The tape was abruptly shut off. The sudden quiet was deafening.

“It’s me, Grady,” Mason drawled. “How ’bout turning off that flashlight, and giving the lady here a little privacy, huh, buddy?”

Annajane did not dare lift her head. Mercifully, the light was snapped off, and she somehow managed to pull the shirt over her head with trembling hands.

In her mind, the red blinking light had transformed itself into neon foot-high letters flashing out Damn. Damn. Damn. And then the words morphed into something worse. Cheater. Cheater. Cheater.

“Maybe you could put the shotgun away now too, huh?” Mason said.

Shotgun? Why not kill me now? Annajane thought. Put me out of my misery.

She inched as far away from Mason as she could get, keeping her face averted from their clueless interloper.

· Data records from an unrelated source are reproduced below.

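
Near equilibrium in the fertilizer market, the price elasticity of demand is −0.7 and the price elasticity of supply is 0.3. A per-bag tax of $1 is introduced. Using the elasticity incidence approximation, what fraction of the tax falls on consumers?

Incidence ratio: consumers' share ≈ εs / (εs + |εd|) = 0.3 / (0.3 + 0.7) = 0.3.
Supply is the less elastic side, so consumers bear the smaller share.

Consumers' share ≈ 0.3.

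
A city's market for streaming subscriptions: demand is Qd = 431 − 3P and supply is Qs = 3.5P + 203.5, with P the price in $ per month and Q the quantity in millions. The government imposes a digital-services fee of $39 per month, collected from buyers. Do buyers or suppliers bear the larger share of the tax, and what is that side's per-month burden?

Without the tax, 431 − 3P = 3.5P + 203.5 gives 6.5P = 227.5, so P* = $35 and Q* = 326.
With the tax collected from buyers, demand (in seller-price terms) shifts: Qd = 431 − 3(P + 39).
Solving gives Q = 263 with buyers paying $56 and suppliers receiving $17 (the $39 wedge).
Per-month burden: buyers $21, suppliers $18.
Buyers take the larger share because demand is less price-elastic here (demand slope 3 vs supply slope 3.5).
The less price-elastic side of the market bears the larger share of a per-unit tax.

Buyers bear the larger share: $21 per month.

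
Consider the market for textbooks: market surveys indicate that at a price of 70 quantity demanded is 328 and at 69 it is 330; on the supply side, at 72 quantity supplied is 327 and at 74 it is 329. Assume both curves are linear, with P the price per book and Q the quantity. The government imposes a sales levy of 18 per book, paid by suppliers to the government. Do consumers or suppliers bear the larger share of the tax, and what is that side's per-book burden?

Demand slope: (330 − 328)/(69 − 70) = -2, so Qd = 468 − 2P.
Supply slope: (329 − 327)/(74 − 72) = 1, so Qs = P + 255.
Without the tax, 468 − 2P = P + 255 gives 3P = 213, so P* = 71 and Q* = 326.
With the tax collected from suppliers, supply shifts: Qs = (P − 18) + 255.
Solving gives Q = 314 with consumers paying 77 and suppliers receiving 59 (the 18 wedge).
Per-book burden: consumers 6, suppliers 12.
Suppliers take the larger share because supply is less price-elastic here (demand slope 2 vs supply slope 1).
The less price-elastic side of the market bears the larger share of a per-unit tax.

Suppliers bear the larger share: 12 per book.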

“Sorry about that, Mason,” Grady Witherspoon said with a chuckle. “Gail heard music coming from down here, so I came out to investigate. Since the weather turned warm, we’ve had kids coming out here, drinking, smoking dope, raising hell. I wouldn’t care that much, but last week somebody went ripping through my patch of spring greens, mashed everything flat. Kale, radicchio, arugula. Total loss. You believe that? The gun ain’t even loaded. I just wanna scare the little pissants off before they do any more damage.”

“Totally understandable,” Mason said easily. “I apologize for the disturbance. My bad. We’ll just be going now.”

But before he could start the Chevelle’s engine, Grady Witherspoon craned his neck, walking all the way around the car until he stood just inches from Annajane.

“Don’t I know you?” he asked, studying her face with interest. He snapped his fingers. “I got it! Annajane. Annajane Hudgens, right? My little sister used to babysit you when you were just a kid.”

She thought her head would explode from shame.

“Hello,” she said weakly, wishing the earth would open and swallow her whole.

Finally, Mason started the car. Grady Witherspoon gave them a friendly wave. “Bye now. Tell your mama I said hey, Mason, will you?”

Mason threw the car in reverse. “I’ll sure do that.”